What do females look for in males? The top male animals use their colors and songs to attract females and also intimidate rival males with their size, or, for instance, with their antlers. Among humans, the best-looking men are often dominant. Men appeal to women through displays of status and resources. Women valued wealth more than did men in 36 of 37 cultures studied, and they valued ambition in 34 of the cultures.

Biology is the reason behind different values in mate selection. In one sexual encounter, a male invests a few minutes and some easily replenished sperm. A woman, on the other hand, risks pregnancy, childbirth (a significant risk of maternal mortality during our evolution), and at least 14 years of child care. A woman can bear a maximum of ten to fifteen babies over a lifetime. A man can father hundreds.

Differences in the costs of reproduction result in different mating strategies. Males focus more on looks, which indicate whether a female is healthy, fertile, and able to complete a pregnancy. Women focus not only on fertility - men remain fertile through most of their lives - but also on whether the man can provide resources to feed and raise the child.

After explaining why beauty is important - for sex and reproduction - in the first three chapters, Etcoff devotes the next three chapters to different aspects of beauty: skin and hair, facial features, and physique. People like youthful faces - with a small, delicate jaw and chin and relatively large eyes. "The aging face looks increasingly masculine. . . . to look feminine is to look young. . . . Our beauty detectors are really detectors for the combination of youth and femininity," Etcoff writes.

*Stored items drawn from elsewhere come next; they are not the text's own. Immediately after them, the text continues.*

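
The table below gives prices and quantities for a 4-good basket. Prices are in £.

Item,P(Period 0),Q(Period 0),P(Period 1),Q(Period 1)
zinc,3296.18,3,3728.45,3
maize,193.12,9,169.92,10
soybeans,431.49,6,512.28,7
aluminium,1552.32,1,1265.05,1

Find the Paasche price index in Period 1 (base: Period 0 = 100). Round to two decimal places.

Paasche price index uses current-period quantities as weights.
ΣP(Period 1)·Q(Period 1) = 3728.45×3 + 169.92×10 + 512.28×7 + 1265.05×1 = 11185.35 + 1699.2 + 3585.96 + 1265.05 = 17735.56
ΣP(Period 0)·Q(Period 1) = 3296.18×3 + 193.12×10 + 431.49×7 + 1552.32×1 = 9888.54 + 1931.2 + 3020.43 + 1552.32 = 16392.49
Index = 17735.56 / 16392.49 × 100 = 108.1932

108.19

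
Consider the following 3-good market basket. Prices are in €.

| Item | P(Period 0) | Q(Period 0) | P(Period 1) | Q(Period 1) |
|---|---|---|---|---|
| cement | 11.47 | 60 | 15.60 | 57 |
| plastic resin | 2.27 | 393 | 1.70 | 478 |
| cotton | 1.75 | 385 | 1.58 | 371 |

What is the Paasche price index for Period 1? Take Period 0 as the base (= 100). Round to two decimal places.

Paasche price index uses current-period quantities as weights.
ΣP(Period 1)·Q(Period 1) = 15.60×57 + 1.70×478 + 1.58×371 = 889.2 + 812.6 + 586.18 = 2287.98
ΣP(Period 0)·Q(Period 1) = 11.47×57 + 2.27×478 + 1.75×371 = 653.79 + 1085.06 + 649.25 = 2388.1
Index = 2287.98 / 2388.1 × 100 = 95.8075

95.81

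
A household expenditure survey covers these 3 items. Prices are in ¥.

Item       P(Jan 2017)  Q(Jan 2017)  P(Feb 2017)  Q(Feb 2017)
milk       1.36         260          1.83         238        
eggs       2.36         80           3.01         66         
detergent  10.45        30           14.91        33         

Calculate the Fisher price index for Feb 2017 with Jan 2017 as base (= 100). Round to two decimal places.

136.31

Laspeyres component (base-period weights):
ΣP(Feb 2017)Q(Jan 2017) = 1.83×260 + 3.01×80 + 14.91×30 = 475.8 + 240.8 + 447.3 = 1163.9
ΣP(Jan 2017)Q(Jan 2017) = 1.36×260 + 2.36×80 + 10.45×30 = 353.6 + 188.8 + 313.5 = 855.9
L = 1163.9 / 855.9 × 100 = 135.9855
Paasche component (current-period weights):
ΣP(Feb 2017)Q(Feb 2017) = 1.83×238 + 3.01×66 + 14.91×33 = 435.54 + 198.66 + 492.03 = 1126.23
ΣP(Jan 2017)Q(Feb 2017) = 1.36×238 + 2.36×66 + 10.45×33 = 323.68 + 155.76 + 344.85 = 824.29
P = 1126.23 / 824.29 × 100 = 136.6303
Fisher = √(L × P) = √(135.9855 × 136.6303) = 136.3075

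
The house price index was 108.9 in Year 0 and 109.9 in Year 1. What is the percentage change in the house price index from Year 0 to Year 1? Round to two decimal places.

Change = (109.9 − 108.9) / 108.9 × 100
       = 1.0 / 108.9 × 100 = 0.9183%

0.92%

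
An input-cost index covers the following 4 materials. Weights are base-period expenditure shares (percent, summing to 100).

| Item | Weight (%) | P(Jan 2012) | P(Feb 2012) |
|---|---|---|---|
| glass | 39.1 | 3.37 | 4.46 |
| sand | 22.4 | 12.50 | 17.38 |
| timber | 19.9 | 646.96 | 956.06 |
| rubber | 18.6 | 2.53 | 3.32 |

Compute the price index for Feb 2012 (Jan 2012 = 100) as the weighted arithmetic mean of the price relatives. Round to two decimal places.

glass: 39.1 × (4.46/3.37) = 39.1 × 1.323442 = 51.7466
sand: 22.4 × (17.38/12.50) = 22.4 × 1.390400 = 31.1450
timber: 19.9 × (956.06/646.96) = 19.9 × 1.477773 = 29.4077
rubber: 18.6 × (3.32/2.53) = 18.6 × 1.312253 = 24.4079
Index = Σ wᵢ·(p₁ᵢ/p₀ᵢ) = 51.7466 + 31.1450 + 29.4077 + 24.4079 = 136.7071

136.71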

Etcoff relates the case of a man with prosopagnosia. As a result of a head injury that damaged parts of his right hemisphere, he is unable to recognize a single human face. Yet in tests, he rated people's beauty much as did everyone else. "He may not know who a person is," she writes, "but he knows when he finds her attractive. Natural selection has kept these circuits at least partially separate."

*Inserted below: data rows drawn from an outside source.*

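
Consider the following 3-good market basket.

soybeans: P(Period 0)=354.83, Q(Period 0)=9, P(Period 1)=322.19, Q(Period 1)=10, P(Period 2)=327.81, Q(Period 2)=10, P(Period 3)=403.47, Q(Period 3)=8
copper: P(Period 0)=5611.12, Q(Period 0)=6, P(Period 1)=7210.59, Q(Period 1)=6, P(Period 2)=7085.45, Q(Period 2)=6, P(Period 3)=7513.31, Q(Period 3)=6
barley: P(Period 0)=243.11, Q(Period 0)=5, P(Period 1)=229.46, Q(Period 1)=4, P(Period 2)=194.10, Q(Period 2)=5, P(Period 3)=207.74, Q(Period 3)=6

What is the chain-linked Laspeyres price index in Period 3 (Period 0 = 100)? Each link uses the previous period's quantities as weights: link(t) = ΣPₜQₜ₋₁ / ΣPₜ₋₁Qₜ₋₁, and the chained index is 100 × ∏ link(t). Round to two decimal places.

Link Period 0→Period 1:
ΣP(Period 1)Q(Period 0) = 322.19×9 + 7210.59×6 + 229.46×5 = 2899.71 + 43263.54 + 1147.3 = 47310.55
ΣP(Period 0)Q(Period 0) = 354.83×9 + 5611.12×6 + 243.11×5 = 3193.47 + 33666.72 + 1215.55 = 38075.74
link = 47310.55/38075.74 = 1.242538
Link Period 1→Period 2:
ΣP(Period 2)Q(Period 1) = 327.81×10 + 7085.45×6 + 194.10×4 = 3278.1 + 42512.7 + 776.4 = 46567.2
ΣP(Period 1)Q(Period 1) = 322.19×10 + 7210.59×6 + 229.46×4 = 3221.9 + 43263.54 + 917.84 = 47403.28
link = 46567.2/47403.28 = 0.982362
Link Period 2→Period 3:
ΣP(Period 3)Q(Period 2) = 403.47×10 + 7513.31×6 + 207.74×5 = 4034.7 + 45079.86 + 1038.7 = 50153.26
ΣP(Period 2)Q(Period 2) = 327.81×10 + 7085.45×6 + 194.10×5 = 3278.1 + 42512.7 + 970.5 = 46761.3
link = 50153.26/46761.3 = 1.072538
Chained index = 100 × 1.242538 × 0.982362 × 1.072538 = 130.9164

130.92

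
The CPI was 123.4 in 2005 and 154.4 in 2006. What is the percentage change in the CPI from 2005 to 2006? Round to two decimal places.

Change = (154.4 − 123.4) / 123.4 × 100
       = 31.0 / 123.4 × 100 = 25.1216%

25.12%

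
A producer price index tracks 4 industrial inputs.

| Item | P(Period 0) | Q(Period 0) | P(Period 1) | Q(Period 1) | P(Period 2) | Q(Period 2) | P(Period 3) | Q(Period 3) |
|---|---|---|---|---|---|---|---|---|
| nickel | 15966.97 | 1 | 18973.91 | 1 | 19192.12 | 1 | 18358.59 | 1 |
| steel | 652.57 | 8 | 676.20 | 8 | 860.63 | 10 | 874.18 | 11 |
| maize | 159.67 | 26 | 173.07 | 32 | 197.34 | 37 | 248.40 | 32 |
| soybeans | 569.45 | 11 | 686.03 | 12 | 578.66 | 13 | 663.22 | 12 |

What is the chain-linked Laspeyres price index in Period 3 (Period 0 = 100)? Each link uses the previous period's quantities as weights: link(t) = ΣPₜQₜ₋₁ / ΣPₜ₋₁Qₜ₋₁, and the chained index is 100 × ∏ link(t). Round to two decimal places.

125.23

Link Period 0→Period 1:
ΣP(Period 1)Q(Period 0) = 18973.91×1 + 676.20×8 + 173.07×26 + 686.03×11 = 18973.91 + 5409.6 + 4499.82 + 7546.33 = 36429.66
ΣP(Period 0)Q(Period 0) = 15966.97×1 + 652.57×8 + 159.67×26 + 569.45×11 = 15966.97 + 5220.56 + 4151.42 + 6263.95 = 31602.9
link = 36429.66/31602.9 = 1.152732
Link Period 1→Period 2:
ΣP(Period 2)Q(Period 1) = 19192.12×1 + 860.63×8 + 197.34×32 + 578.66×12 = 19192.12 + 6885.04 + 6314.88 + 6943.92 = 39335.96
ΣP(Period 1)Q(Period 1) = 18973.91×1 + 676.20×8 + 173.07×32 + 686.03×12 = 18973.91 + 5409.6 + 5538.24 + 8232.36 = 38154.11
link = 39335.96/38154.11 = 1.030976
Link Period 2→Period 3:
ΣP(Period 3)Q(Period 2) = 18358.59×1 + 874.18×10 + 248.40×37 + 663.22×13 = 18358.59 + 8741.8 + 9190.8 + 8621.86 = 44913.05
ΣP(Period 2)Q(Period 2) = 19192.12×1 + 860.63×10 + 197.34×37 + 578.66×13 = 19192.12 + 8606.3 + 7301.58 + 7522.58 = 42622.58
link = 44913.05/42622.58 = 1.053738
Chained index = 100 × 1.152732 × 1.030976 × 1.053738 = 125.2303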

Etcoff maintains that being beautiful is not a social evil. Although enhancing beauty takes up time and resources, "the idea that women would achieve more if they only didn't have to waste time on beauty is nonsense. Women will achieve more when they garner equal legal and social rights and privileges, not when they give up beauty."

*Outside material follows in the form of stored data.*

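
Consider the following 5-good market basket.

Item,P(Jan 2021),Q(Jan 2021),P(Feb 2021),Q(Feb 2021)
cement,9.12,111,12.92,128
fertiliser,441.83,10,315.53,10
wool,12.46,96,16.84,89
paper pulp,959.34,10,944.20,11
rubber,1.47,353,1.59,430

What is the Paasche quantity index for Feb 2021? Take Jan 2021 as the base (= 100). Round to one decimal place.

107.2

Paasche quantity index uses current-period prices as weights.
ΣP(Feb 2021)·Q(Feb 2021) = 12.92×128 + 315.53×10 + 16.84×89 + 944.20×11 + 1.59×430 = 1653.76 + 3155.3 + 1498.76 + 10386.2 + 683.7 = 17377.72
ΣP(Feb 2021)·Q(Jan 2021) = 12.92×111 + 315.53×10 + 16.84×96 + 944.20×10 + 1.59×353 = 1434.12 + 3155.3 + 1616.64 + 9442 + 561.27 = 16209.33
Index = 17377.72 / 16209.33 × 100 = 107.2081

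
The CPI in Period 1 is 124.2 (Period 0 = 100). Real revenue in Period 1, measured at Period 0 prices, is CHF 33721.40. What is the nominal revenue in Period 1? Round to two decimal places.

Nominal = Real × (Index/100) = 33721.40 × (124.2/100)
        = 33721.40 × 1.242 = 41881.9788

41881.98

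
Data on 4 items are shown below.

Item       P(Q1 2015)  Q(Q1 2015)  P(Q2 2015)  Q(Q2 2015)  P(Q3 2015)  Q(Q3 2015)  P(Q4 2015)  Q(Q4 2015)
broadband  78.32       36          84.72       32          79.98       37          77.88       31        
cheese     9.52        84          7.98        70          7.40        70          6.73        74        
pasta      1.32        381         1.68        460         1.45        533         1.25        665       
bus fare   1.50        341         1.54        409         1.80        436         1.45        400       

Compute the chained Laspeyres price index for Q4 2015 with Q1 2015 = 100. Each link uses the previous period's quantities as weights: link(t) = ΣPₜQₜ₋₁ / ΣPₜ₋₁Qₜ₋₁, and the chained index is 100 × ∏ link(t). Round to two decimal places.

93.40

Link Q1 2015→Q2 2015:
ΣP(Q2 2015)Q(Q1 2015) = 84.72×36 + 7.98×84 + 1.68×381 + 1.54×341 = 3049.92 + 670.32 + 640.08 + 525.14 = 4885.46
ΣP(Q1 2015)Q(Q1 2015) = 78.32×36 + 9.52×84 + 1.32×381 + 1.50×341 = 2819.52 + 799.68 + 502.92 + 511.5 = 4633.62
link = 4885.46/4633.62 = 1.054351
Link Q2 2015→Q3 2015:
ΣP(Q3 2015)Q(Q2 2015) = 79.98×32 + 7.40×70 + 1.45×460 + 1.80×409 = 2559.36 + 518 + 667 + 736.2 = 4480.56
ΣP(Q2 2015)Q(Q2 2015) = 84.72×32 + 7.98×70 + 1.68×460 + 1.54×409 = 2711.04 + 558.6 + 772.8 + 629.86 = 4672.3
link = 4480.56/4672.3 = 0.958962
Link Q3 2015→Q4 2015:
ΣP(Q4 2015)Q(Q3 2015) = 77.88×37 + 6.73×70 + 1.25×533 + 1.45×436 = 2881.56 + 471.1 + 666.25 + 632.2 = 4651.11
ΣP(Q3 2015)Q(Q3 2015) = 79.98×37 + 7.40×70 + 1.45×533 + 1.80×436 = 2959.26 + 518 + 772.85 + 784.8 = 5034.91
link = 4651.11/5034.91 = 0.923772
Chained index = 100 × 1.054351 × 0.958962 × 0.923772 = 93.4010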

There are only a few errors in the book. On page 116, Etcoff writes that "the body converts sunlight on skin to vitamin D, and then to calcium." On page 138, there is some confusion as to which cultures she means - "The two cultures developed independently, yet all five had local beauty standards." On Page 199 there is a minor error, "50% of the obese females . . . and more than 70% of the overweight females" - I presume she intends one of these to read "males." Etcoff mentions dietary restriction in rodents, stating that "recently . . . scientists have found these food-restricted animals live longer." This research began in the 1930s. She states that the diet-restricted animals don't reproduce, but studies have shown that while animals on restricted but nutritionally balanced diets have a later onset of reproduction; they produce more offspring in their lifetime than do those fed ad libitum.

Overall, Etcoff's book is well researched, with 41 pages of footnotes and 23 pages of references. She shows not only that beauty is real, but that standards of beauty are surprisingly consistent across different cultures and that all are deeply rooted in evolutionary biology.

Sibylle Hechtel is a freelance writer whose articles' topics include science and rock climbing.